'We're all victims' of terror, mental health pro says

10/2/2001
BY STEVE MURPHY
BLADE STAFF WRITER

Three days after terrorists destroyed the World Trade Center on Sept. 11, Dean Sparks was in New York, counseling survivors, witnesses, and family members of those killed in the attack.

As a member of the Red Cross disaster mental health team, he listened as people poured out feelings of grief, terror, anger, and guilt. And he watched, over several wrenching days, as hopes dimmed for finding loved ones alive in the rubble. “We began to become worried about some of the people, because they weren't taking care of themselves,” he said yesterday. “They weren't sleeping or eating ... because they were so stunned, if you will, by what had happened to them.”

Mr. Sparks, executive director of Lucas County children services, was familiar with such trauma. As a trained disaster mental health counselor, he had assisted victims of earthquakes and other natural disasters.

And, more recently, he had heard Toledoans express - with equal intensity - the same fear and bewilderment over the terror strikes.

“We're all victims,” Mr. Sparks said. “Whether we're in New York and Toledo, we're going to feel like that. We're going to feel like we're victims.”

Locally, mental health professionals said many of their clients have struggled with powerful reactions to the violence, especially the images of the airline attacks on the twin towers in New York.

Christopher Layne, a West Toledo psychologist, said a patient he was visiting yesterday in Cleveland became agitated at the sight of that city's downtown skyscrapers.

“He expressed a lot of fears about seeing the Cleveland skyline,” Dr. Layne said. “He's a country guy, and he immediately thought about airliners plowing into buildings.”

Mr. Sparks said the death and devastation traumatized Americans hundreds and thousands of miles from New York and Washington.

“It was an intense, intense feeling everywhere in this country,” he said. “Our government offices shut down. Our schools closed.

“That wasn't out of fear. That happened because we were so traumatized, we needed to be with people we loved and cared about. We needed to be with our families,” Mr. Sparks said.

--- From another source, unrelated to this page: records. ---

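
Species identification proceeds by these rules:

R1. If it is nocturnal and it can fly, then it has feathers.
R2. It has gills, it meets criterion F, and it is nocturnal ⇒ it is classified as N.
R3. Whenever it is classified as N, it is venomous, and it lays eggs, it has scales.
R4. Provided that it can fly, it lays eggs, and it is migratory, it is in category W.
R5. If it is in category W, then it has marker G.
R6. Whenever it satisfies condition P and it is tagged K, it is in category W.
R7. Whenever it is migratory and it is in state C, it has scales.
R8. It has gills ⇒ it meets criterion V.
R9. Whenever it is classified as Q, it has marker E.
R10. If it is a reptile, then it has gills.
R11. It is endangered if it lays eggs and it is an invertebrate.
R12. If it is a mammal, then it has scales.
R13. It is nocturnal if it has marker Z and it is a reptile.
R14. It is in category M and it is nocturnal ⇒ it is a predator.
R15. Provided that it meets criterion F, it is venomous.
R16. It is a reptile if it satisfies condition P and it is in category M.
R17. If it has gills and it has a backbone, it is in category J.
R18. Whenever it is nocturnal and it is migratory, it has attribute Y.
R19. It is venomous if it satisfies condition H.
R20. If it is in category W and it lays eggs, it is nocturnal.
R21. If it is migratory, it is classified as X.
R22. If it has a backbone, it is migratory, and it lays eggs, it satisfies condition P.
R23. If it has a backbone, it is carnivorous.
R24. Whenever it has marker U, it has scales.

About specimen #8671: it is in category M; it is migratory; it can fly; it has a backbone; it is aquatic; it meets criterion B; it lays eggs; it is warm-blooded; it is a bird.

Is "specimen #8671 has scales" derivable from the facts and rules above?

Forward chaining from the given facts derives: is in category W, has marker G, is nocturnal, is classified as X, satisfies condition P, is carnivorous, has feathers, is a predator, is a reptile, has attribute Y, has gills, is in category J, meets criterion V.
Rules concluding "it has scales": R3 needs "it is classified as N"; R7 needs "it is in state C"; R12 needs "it is a mammal"; R24 needs "it has marker U" — none of these are established.

No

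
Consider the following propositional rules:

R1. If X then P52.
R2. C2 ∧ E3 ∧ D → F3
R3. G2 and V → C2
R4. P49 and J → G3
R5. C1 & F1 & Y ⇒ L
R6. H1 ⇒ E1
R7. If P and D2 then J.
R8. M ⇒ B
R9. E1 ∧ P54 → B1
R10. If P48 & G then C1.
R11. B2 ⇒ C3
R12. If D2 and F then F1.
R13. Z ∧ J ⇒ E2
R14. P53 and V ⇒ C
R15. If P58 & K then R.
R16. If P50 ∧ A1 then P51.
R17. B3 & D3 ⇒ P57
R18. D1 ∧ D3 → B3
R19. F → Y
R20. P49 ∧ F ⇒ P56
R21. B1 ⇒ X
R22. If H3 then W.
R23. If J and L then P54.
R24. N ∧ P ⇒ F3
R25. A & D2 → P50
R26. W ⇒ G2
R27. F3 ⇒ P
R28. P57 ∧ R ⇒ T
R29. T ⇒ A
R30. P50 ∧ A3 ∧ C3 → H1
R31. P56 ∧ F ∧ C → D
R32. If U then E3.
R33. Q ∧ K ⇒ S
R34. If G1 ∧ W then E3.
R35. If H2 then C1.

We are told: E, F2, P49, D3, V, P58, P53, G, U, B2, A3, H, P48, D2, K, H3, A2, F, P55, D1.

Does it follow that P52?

C1  (by R10: P48, G)
C3  (by R11: B2)
F1  (by R12: D2, F)
C  (by R14: P53, V)
R  (by R15: P58, K)
B3  (by R18: D1, D3)
Y  (by R19: F)
P56  (by R20: P49, F)
W  (by R22: H3)
G2  (by R26: W)
D  (by R31: P56, F, C)
E3  (by R32: U)
C2  (by R3: G2, V)
L  (by R5: C1, F1, Y)
P57  (by R17: B3, D3)
T  (by R28: P57, R)
A  (by R29: T)
F3  (by R2: C2, E3, D)
P50  (by R25: A, D2)
P  (by R27: F3)
H1  (by R30: P50, A3, C3)
E1  (by R6: H1)
J  (by R7: P, D2)
P54  (by R23: J, L)
B1  (by R9: E1, P54)
X  (by R21: B1)
P52  (by R1: X)

Yes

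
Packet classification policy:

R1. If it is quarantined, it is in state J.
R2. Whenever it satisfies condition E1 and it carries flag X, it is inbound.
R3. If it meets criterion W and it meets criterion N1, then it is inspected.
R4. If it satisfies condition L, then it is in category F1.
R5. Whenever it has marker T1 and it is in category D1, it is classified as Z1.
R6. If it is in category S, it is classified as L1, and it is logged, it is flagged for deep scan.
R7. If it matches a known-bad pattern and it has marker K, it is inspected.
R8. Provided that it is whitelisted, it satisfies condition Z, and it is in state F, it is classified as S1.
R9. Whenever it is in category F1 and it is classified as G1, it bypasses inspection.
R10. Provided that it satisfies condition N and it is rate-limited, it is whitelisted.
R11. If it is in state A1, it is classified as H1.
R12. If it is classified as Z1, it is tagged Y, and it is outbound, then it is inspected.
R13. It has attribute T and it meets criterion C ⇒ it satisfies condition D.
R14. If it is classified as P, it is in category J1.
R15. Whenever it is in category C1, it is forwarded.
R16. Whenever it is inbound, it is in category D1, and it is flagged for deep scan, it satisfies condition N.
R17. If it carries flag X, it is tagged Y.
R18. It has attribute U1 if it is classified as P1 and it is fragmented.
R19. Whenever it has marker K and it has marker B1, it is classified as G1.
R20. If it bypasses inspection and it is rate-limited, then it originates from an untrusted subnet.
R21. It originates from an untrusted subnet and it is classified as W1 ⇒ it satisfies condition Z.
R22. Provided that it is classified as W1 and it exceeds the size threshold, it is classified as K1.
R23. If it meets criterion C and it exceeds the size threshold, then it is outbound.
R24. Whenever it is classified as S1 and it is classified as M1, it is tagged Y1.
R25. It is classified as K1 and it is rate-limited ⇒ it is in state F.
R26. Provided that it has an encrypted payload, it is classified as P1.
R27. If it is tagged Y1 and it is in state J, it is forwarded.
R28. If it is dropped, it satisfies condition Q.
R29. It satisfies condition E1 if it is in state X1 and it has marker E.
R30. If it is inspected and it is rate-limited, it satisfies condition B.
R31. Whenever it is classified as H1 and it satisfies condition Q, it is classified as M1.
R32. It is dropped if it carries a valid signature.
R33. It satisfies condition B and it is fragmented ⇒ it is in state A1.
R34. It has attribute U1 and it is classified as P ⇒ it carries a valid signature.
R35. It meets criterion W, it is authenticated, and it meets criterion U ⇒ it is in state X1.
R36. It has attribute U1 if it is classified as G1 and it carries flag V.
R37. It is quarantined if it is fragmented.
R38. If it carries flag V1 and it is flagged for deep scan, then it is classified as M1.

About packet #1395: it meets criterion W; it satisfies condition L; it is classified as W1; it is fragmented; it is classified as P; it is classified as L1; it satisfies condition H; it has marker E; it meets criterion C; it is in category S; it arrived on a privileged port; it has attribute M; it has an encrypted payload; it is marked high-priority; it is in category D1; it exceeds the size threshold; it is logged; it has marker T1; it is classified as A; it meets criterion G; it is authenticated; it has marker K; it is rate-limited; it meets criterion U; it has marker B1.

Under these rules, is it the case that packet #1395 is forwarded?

No

Forward chaining from the given facts derives: is in category F1, is classified as Z1, is flagged for deep scan, is in category J1, is classified as G1, is classified as K1, is outbound, is in state F, is classified as P1, is in state X1, is quarantined, is in state J, bypasses inspection, has attribute U1, originates from an untrusted subnet, satisfies condition Z, satisfies condition E1, carries a valid signature, is dropped, satisfies condition Q.
Rules concluding "it is forwarded": R15 needs "it is in category C1"; R27 needs "it is tagged Y1" — none of these are established.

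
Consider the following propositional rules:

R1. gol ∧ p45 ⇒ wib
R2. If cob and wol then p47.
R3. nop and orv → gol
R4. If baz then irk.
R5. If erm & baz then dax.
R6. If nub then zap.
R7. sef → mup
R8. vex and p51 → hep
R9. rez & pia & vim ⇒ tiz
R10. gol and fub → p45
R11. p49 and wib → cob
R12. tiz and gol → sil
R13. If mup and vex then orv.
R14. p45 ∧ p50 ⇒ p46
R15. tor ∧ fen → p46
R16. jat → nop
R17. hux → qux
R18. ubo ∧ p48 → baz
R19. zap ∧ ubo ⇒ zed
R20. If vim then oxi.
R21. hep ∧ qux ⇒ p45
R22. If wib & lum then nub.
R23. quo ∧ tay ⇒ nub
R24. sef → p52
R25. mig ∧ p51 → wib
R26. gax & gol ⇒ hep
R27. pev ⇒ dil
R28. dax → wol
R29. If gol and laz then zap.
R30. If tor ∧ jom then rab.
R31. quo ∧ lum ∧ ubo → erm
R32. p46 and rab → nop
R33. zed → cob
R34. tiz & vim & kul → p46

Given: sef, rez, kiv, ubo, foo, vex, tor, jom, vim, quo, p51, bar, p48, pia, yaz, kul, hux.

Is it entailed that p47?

Forward chaining from the given facts derives: mup, hep, tiz, orv, qux, baz, oxi, p45, p52, rab, p46, irk, nop, gol, sil, wib.
The only rule concluding p47 is R2, which needs cob; that is never established.

No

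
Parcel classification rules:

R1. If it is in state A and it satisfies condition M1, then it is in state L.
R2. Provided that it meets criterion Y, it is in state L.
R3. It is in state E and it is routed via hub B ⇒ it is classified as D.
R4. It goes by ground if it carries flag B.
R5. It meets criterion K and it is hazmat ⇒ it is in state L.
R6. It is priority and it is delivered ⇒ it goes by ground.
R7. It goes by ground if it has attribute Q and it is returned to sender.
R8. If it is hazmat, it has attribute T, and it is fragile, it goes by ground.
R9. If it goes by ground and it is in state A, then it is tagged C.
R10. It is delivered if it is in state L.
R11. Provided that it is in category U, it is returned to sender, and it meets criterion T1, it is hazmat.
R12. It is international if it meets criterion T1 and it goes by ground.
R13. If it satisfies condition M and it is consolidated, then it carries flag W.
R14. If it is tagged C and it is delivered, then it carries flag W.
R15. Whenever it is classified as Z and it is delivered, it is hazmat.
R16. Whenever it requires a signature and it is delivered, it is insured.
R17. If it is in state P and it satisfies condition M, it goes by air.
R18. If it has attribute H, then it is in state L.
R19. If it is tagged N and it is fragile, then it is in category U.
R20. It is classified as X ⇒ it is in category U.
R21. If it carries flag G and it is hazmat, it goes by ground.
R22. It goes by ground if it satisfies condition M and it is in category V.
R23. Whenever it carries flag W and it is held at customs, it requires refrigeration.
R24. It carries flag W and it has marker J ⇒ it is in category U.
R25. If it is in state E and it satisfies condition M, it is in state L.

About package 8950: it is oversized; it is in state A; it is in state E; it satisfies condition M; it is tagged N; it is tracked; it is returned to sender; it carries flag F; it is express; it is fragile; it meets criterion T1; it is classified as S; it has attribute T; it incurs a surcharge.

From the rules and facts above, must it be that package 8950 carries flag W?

By R19 (it is tagged N, it is fragile): it is in category U.
By R25 (it is in state E, it satisfies condition M): it is in state L.
By R10 (it is in state L): it is delivered.
By R11 (it is in category U, it is returned to sender, it meets criterion T1): it is hazmat.
By R8 (it is hazmat, it has attribute T, it is fragile): it goes by ground.
By R9 (it goes by ground, it is in state A): it is tagged C.
By R14 (it is tagged C, it is delivered): it carries flag W.

Yes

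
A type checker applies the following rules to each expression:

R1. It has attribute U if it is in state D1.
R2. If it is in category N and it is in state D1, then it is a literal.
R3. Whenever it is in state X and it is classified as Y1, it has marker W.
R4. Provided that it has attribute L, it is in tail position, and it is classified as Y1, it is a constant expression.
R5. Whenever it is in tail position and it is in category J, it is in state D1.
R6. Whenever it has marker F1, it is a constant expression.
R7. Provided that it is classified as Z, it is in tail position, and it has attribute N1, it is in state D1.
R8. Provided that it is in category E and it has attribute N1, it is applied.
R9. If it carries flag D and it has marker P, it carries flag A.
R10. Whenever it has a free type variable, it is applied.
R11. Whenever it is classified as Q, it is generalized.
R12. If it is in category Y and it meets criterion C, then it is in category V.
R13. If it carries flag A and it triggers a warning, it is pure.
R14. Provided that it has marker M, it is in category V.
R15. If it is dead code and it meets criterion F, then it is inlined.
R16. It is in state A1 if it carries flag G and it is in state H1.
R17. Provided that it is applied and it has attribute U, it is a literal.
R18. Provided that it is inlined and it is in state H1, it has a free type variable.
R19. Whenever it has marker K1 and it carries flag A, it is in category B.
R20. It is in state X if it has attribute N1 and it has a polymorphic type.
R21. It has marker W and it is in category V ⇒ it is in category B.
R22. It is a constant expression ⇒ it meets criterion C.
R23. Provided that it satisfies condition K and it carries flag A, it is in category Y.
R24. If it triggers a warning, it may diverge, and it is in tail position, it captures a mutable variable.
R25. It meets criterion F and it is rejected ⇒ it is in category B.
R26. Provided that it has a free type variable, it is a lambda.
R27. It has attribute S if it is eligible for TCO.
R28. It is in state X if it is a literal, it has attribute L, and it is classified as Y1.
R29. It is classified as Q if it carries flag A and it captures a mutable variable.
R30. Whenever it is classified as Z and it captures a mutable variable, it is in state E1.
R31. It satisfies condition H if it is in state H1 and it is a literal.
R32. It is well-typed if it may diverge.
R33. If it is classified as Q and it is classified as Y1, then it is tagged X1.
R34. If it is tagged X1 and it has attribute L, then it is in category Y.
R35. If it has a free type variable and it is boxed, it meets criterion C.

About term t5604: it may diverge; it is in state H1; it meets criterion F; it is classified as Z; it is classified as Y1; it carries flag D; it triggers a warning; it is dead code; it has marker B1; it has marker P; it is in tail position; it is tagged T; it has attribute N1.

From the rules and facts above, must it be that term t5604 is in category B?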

Charlene Cassel, chief psychologist with Harbor Behavioral Healthcare in West Toledo, said the reactions of her clients have varied. Some people want revenge, others want to help, and others want to protect themselves. “The adult clients I've had have been like most of us, in shock, wondering what's going to be next,” Dr. Cassel said. “I think I've seen adults with more fear than the kids. You hear people say things like, ‘Boy, I'm never going to ride in a plane again.'”

Sherry Krieger, vice president of marketing and development for the Connecting Point, a Toledo counseling service, said some people are struggling to regain a sense of security and routine.

“Particularly for parent groups that we have had call, they're asking, ‘How do we feel safe, and how do we get back to ... normalcy and feel OK about spending money, about laughing,” she said. “Just a lot of post-traumatic stress issues are kicking in. People were in shock for so long.”

Mr. Sparks, who spent nearly two weeks in New York, said he was affected personally by the people he met. He, like the people he counseled, had trouble accepting what had happened.

“The loss of life was so severe, and somebody did this,” he said. “This was not an earthquake. Somebody did this, and that made it all the harder. And frankly, there were times I had to go talk to one of my colleagues, and we'd support each other.”

He worked up to 19 hours a day and had trouble leaving his work behind at night.

To relax, Mr. Sparks took a walk each morning. At night, he read from a novel and wrote down some of his thoughts and experiences in a journal.

“I'd get home, to the hotel, and be unable to sleep for several hours,” he said. “I think we all had secondary trauma reactions.

“It's extremely important to take care of yourself in that situation, to try to rest, to eat. ... I called my family every other day and talked to my wife and daughters some, and that helped.”